Among the fines that the FCC has proposed include:

  • $91 million proposed fine against T-Mobile;
  • $57 million proposed fine against AT&T;
  • $48 million proposed fine against Verizon; and
  • $12 million proposed fine against Sprint.

The FCC said the size of the proposed fines differ based on the length of time each carrier allegedly continued to sell access to its customer location information without reasonable safeguards and the number of entities to which each carrier continued to sell such access.

The FCC’s Enforcement Bureau said it opened the investigation following public reports that a Missouri sheriff used a “location-finding service” operated by Securus, a provider of communications services to correctional facilities, to access the location information of the wireless carriers’ customers without their consent between 2014 and 2017.

Under the Communications Act, telecommunications carriers are required to protect the confidentiality of certain customer data related to the provision of telecommunications service, including location information. The FCC’s rules make clear that carriers must take reasonable measures to discover and protect against attempts to gain unauthorized access to this data.

The rules also require that carriers or those acting on their behalf generally must obtain affirmative, express consent from a customer before using, disclosing, or allowing access to this data. Carriers are liable for the actions of those acting on their behalf.

All four carriers—T-Mobile, AT&T, Verizon, and Sprint—sold access to their customers’ location information to “aggregators,” who then resold access to such information to third-party location-based service providers, like Securus, the FCC said. “Although their exact practices varied, each carrier relied heavily on contract-based assurances that the location-based services providers (acting on the carriers’ behalf) would obtain consent from the wireless carrier’s customer before accessing that customer’s location information,” the FCC said.
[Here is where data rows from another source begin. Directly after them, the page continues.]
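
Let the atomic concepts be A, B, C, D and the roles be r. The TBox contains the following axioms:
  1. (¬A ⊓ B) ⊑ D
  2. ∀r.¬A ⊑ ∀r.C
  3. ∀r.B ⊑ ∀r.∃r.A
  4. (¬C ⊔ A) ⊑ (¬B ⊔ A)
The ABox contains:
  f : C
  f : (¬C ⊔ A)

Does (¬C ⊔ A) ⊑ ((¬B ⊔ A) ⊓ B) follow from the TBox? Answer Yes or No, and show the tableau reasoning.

1. (¬C ⊔ A) ⊑ ((¬B ⊔ A) ⊓ B)  ⇔  ((¬C ⊔ A) ⊓ ((B ⊓ ¬A) ⊔ ¬B)) unsat w.r.t. T
   apply at x₀: (¬C ⊔ A)⊑(¬B ⊔ A)
   open: L(x₀) ⊇ {A, ¬B, ¬C, ∃r.A, ∃r.¬B} (+ ∃-successors)
2. Hence (¬C ⊔ A) ⊑ ((¬B ⊔ A) ⊓ B): not entailed.

No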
The agency added, that, although the carriers had several commonsense options to impose reasonable safeguards—such as verifying consent directly with customers via text message or app—the carriers failed to take the “reasonable steps needed to protect customers from unreasonable risk of unauthorized disclosure,” the FCC said.

The wireless carriers will now be given an opportunity to respond, at which time the FCC will consider the parties’ evidence and legal arguments before taking further action.